In March, Uli Hoeness (62), president of Bayern Munich, was sentenced to three-and-a-half years in jail for tax evasion. The ex-Bayern and Germany legend admitted to evading €28.5 million (Rs 239 crore) in taxes.
Bayern is just one of the top European clubs being closely watched by the tax authorities. Over the last decade, football’s global popularity has ensured that money being pumped into the game has skyrocketed despite economic slowdown. Nowhere is this more apparent than at the top of the game, where Real Madrid, Barcelona, Bayern Munich and Manchester United have turned into multi-billion dollar super-clubs. Bayern, with their 51 percent fan-ownership and traditional German sponsors, are successful on the field, profitable off it and hailed by many as the model football club. However, the taxmen have shown us otherwise.
In Spain, champion-ship rivals Real Madrid and Barcelona are the richest and second-richest football clubs in the world, with €518.9 million and €482.6 million in revenues, respectively. Yet both came under investigation in December for preferential corporate tax advantage. In January, Barcelona paid €13.5 million to Spanish authorities after being charged with fraud over their record signing deal over Brazil’s Neymar Jr: In a country reeling under economic slowdown and unemployment, a football club paid €86.2 million for a single player.
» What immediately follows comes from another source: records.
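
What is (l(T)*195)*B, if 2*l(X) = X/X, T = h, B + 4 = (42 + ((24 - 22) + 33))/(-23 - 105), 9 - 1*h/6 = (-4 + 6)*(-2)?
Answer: -114855/256 ≈ -448.65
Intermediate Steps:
h = 78 (h = 54 - 6*(-4 + 6)*(-2) = 54 - 12*(-2) = 54 - 6*(-4) = 54 + 24 = 78)
B = -589/128 (B = -4 + (42 + ((24 - 22) + 33))/(-23 - 105) = -4 + (42 + (2 + 33))/(-128) = -4 + (42 + 35)*(-1/128) = -4 + 77*(-1/128) = -4 - 77/128 = -589/128 ≈ -4.6016)
T = 78
l(X) = ½ (l(X) = (X/X)/2 = (½)*1 = ½)
(l(T)*195)*B = ((½)*195)*(-589/128) = (195/2)*(-589/128) = -114855/256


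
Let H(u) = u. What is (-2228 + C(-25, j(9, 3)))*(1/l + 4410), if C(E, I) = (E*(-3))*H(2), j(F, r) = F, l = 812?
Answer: -3720576919/406 ≈ -9.1640e+6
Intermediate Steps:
C(E, I) = -6*E (C(E, I) = (E*(-3))*2 = -3*E*2 = -6*E)
(-2228 + C(-25, j(9, 3)))*(1/l + 4410) = (-2228 - 6*(-25))*(1/812 + 4410) = (-2228 + 150)*(1/812 + 4410) = -2078*3580921/812 = -3720576919/406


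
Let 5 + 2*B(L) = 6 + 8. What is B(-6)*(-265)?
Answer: -2385/2 ≈ -1192.5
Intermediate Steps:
B(L) = 9/2 (B(L) = -5/2 + (6 + 8)/2 = -5/2 + (½)*14 = -5/2 + 7 = 9/2)
B(-6)*(-265) = (9/2)*(-265) = -2385/2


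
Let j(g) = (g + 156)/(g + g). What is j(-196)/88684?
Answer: 5/4345516 ≈ 1.1506e-6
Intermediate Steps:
j(g) = (156 + g)/(2*g) (j(g) = (156 + g)/((2*g)) = (156 + g)*(1/(2*g)) = (156 + g)/(2*g))
j(-196)/88684 = ((½)*(156 - 196)/(-196))/88684 = ((½)*(-1/196)*(-40))*(1/88684) = (5/49)*(1/88684) = 5/4345516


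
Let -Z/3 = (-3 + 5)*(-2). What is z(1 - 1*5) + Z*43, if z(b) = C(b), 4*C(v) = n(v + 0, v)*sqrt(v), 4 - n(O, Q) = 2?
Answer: 516 + I ≈ 516.0 + 1.0*I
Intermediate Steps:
n(O, Q) = 2 (n(O, Q) = 4 - 1*2 = 4 - 2 = 2)
C(v) = sqrt(v)/2 (C(v) = (2*sqrt(v))/4 = sqrt(v)/2)
z(b) = sqrt(b)/2
Z = 12 (Z = -3*(-3 + 5)*(-2) = -6*(-2) = -3*(-4) = 12)
z(1 - 1*5) + Z*43 = sqrt(1 - 1*5)/2 + 12*43 = sqrt(1 - 5)/2 + 516 = sqrt(-4)/2 + 516 = (2*I)/2 + 516 = I + 516 = 516 + I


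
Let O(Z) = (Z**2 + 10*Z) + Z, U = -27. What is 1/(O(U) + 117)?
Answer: 1/549 ≈ 0.0018215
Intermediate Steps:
O(Z) = Z**2 + 11*Z
1/(O(U) + 117) = 1/(-27*(11 - 27) + 117) = 1/(-27*(-16) + 117) = 1/(432 + 117) = 1/549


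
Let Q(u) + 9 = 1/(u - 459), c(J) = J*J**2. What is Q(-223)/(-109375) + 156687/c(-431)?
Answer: -1599480600643/853171247843750 ≈ -0.0018747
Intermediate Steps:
c(J) = J**3
Q(u) = -9 + 1/(-459 + u) (Q(u) = -9 + 1/(u - 459) = -9 + 1/(-459 + u))
Q(-223)/(-109375) + 156687/c(-431) = ((4132 - 9*(-223))/(-459 - 223))/(-109375) + 156687/((-431)**3) = ((4132 + 2007)/(-682))*(-1/109375) + 156687/(-80062991) = -1/682*6139*(-1/109375) + 156687*(-1/80062991) = -6139/682*(-1/109375) - 156687/80062991 = 877/10656250 - 156687/80062991 = -1599480600643/853171247843750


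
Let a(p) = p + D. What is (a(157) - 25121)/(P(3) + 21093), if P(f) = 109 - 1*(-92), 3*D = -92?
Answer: -412/351 ≈ -1.1738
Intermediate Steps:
D = -92/3 (D = (⅓)*(-92) = -92/3 ≈ -30.667)
P(f) = 201 (P(f) = 109 + 92 = 201)
a(p) = -92/3 + p (a(p) = p - 92/3 = -92/3 + p)
(a(157) - 25121)/(P(3) + 21093) = ((-92/3 + 157) - 25121)/(201 + 21093) = (379/3 - 25121)/21294 = -74984/3*1/21294 = -412/351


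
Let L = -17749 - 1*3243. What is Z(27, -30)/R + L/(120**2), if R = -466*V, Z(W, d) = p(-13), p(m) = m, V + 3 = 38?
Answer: -1069351/733950 ≈ -1.4570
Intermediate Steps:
V = 35 (V = -3 + 38 = 35)
Z(W, d) = -13
L = -20992 (L = -17749 - 3243 = -20992)
R = -16310 (R = -466*35 = -16310)
Z(27, -30)/R + L/(120**2) = -13/(-16310) - 20992/(120**2) = -13*(-1/16310) - 20992/14400 = 13/16310 - 20992*1/14400 = 13/16310 - 328/225 = -1069351/733950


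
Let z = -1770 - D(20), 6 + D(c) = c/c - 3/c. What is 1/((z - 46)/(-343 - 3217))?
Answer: 71200/36217 ≈ 1.9659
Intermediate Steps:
D(c) = -5 - 3/c (D(c) = -6 + (c/c - 3/c) = -6 + (1 - 3/c) = -5 - 3/c)
z = -35297/20 (z = -1770 - (-5 - 3/20) = -1770 - 1*(-103/20) = -1770 + 103/20 = -35297/20 ≈ -1764.8)
1/((z - 46)/(-343 - 3217)) = 1/((-35297/20 - 46)/(-343 - 3217)) = 1/(-36217/20/(-3560)) = 1/(-36217/20*(-1/3560)) = 1/(36217/71200) = 71200/36217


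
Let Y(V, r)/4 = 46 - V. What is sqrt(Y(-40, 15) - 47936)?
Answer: 6*I*sqrt(1322) ≈ 218.16*I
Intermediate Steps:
Y(V, r) = 184 - 4*V (Y(V, r) = 4*(46 - V) = 184 - 4*V)
sqrt(Y(-40, 15) - 47936) = sqrt((184 - 4*(-40)) - 47936) = sqrt((184 + 160) - 47936) = sqrt(344 - 47936) = sqrt(-47592) = 6*I*sqrt(1322)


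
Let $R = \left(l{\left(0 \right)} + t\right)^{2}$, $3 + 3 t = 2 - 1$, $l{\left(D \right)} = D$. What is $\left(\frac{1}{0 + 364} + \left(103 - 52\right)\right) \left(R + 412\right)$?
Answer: $\frac{17228320}{819} \approx 21036.0$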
In France, taxes play a bigger role. French ‘super tax’ of 75 percent on all incomes over €1 million means Paris-based clubs like Paris Saint-Germain have to pay four times what rivals AS Monaco would for a player’s salary (Monaco is tax-free). It doesn’t make a difference to the millionaire players, because clubs will have to pay them astronomical amounts to compete with rivals. But club finances take a beating; that’s why PSG and other France-based teams are taking legal action against Monaco.